I am in support of the Sutey Land Exchange because of the unique and diverse ecological values it contains. While both the BLM parcel and the Sutey Ranch contain important wildlife habitat for deer, wild turkey and bear, the Sutey property contains a full composite of winter range habitats for elk (winter range, severe winter range and winter concentration areas). These habitat types are where elk can find food and cover during severe winters and are increasingly in short supply because of homesite construction and ski area development in these areas. While the Sutey Ranch is not in Pitkin County, securing winter range habitat for elk that has heightened conservation value presents an opportunity for Pitkin County to mitigate the impacts to elk winter range habitats from past development practices and approvals in Pitkin County.

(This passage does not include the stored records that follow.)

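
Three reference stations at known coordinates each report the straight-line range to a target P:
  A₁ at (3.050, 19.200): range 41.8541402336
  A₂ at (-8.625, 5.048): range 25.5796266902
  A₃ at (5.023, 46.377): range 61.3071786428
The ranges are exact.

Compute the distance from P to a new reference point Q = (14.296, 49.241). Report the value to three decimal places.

eq1: (x − 3.050)² + (y − 19.200)² = 41.8541402336²
eq2: (x + 8.625)² + (y − 5.048)² = 25.5796266902²
eq3: (x − 5.023)² + (y − 46.377)² = 61.3071786428²
eq3−eq1, eq3−eq2 (x²,y² cancel):
  -3.946·x − 54.354·y = 208.686940
  -27.296·x − 82.658·y = 1028.069123
det = -3.946·-82.658 − -54.354·-27.296 = -1157.478316
x = (208.686940·-82.658 − -54.354·1028.069123) / -1157.478316 = -33.374296
y = (-3.946·1028.069123 − 208.686940·-27.296) / -1157.478316 = -1.416491
|P − Q| = √((-33.374296 − 14.296)² + (-1.416491 − 49.241)²) = 69.560323

69.560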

More than 200 elk use the Sutey Ranch during the winter. This exchange will provide more than 500 additional acres of protected open space that will help prevent the fate that has befallen the upper valley’s Burnt Mountain elk herd where development has diminished their winter range by 40 percent and migration corridor to a tenth of its historic size.

The Sutey Ranch also contains the rare Harrington’s penstemon. This flower is found in only 30 locations in Colorado, and protecting the habitat where it occurs presents another opportunity for Pitkin County to help preserve an important component of Colorado’s natural heritage.

In my professional opinion, the Sutey Ranch has extraordinary conservation attributes and I urge Pitkin County to seize this opportunity to mitigate impacts from development, even if the mitigation area is outside Pitkin County. Through this land exchange, 1,781 acres of land will be protected through public and private ownership: truly a win for Colorado’s natural heritage!